In journalism – an industry of notoriously tight deadlines – a writer’s lead time is the period between when they receive their information and when they’re required to submit their finished piece about that information. Journalists can often be heard to complain about a particularly short or “tight” lead time, or request a longer one, and this is where PR and marketing professionals can make their job a little easier. When a press release or other content is shared with a journalist, it’s useful to provide as long a lead time as possible to avoid stressful days and late nights completing articles. An added benefit of a long lead time is that when writers, editors and other print media professionals receive material with a long time to spare until their print deadline, they are comfortable and able to give the piece more space on their pages than they might if planning to allow for the possibility that they would need to fill the allocated space if the material didn’t end up arriving on time or at all.

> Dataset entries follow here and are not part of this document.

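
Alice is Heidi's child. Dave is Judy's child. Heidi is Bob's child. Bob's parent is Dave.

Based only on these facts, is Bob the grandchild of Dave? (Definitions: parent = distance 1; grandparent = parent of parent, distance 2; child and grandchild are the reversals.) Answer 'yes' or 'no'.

Reconstructing the parent chain from the given facts:
  Judy -> Dave -> Bob -> Heidi -> Alice
(each arrow means 'parent of the next')
Positions in the chain (0 = top):
  position of Judy: 0
  position of Dave: 1
  position of Bob: 2
  position of Heidi: 3
  position of Alice: 4

Bob is at position 2, Dave is at position 1; signed distance (j - i) = -1.
'grandchild' requires j - i = -2. Actual distance is -1, so the relation does NOT hold.

Answer: no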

What is it in public relations?

As a PR professional, it’s important to learn how they vary from industry to industry, and even between publications. Magazines will have a longer one than daily newspapers, and online media in turn may have an even shorter lead time. By keeping these schedules in mind, it’s far easier to pitch content to the right place at the right time: if information about a product for Christmas is being shared, it might need reach magazines as early as August to be accommodated in their planning schedule, while TV, radio and online media could receive it a little later. An editorial calendar will take into account a publication’s lead for example.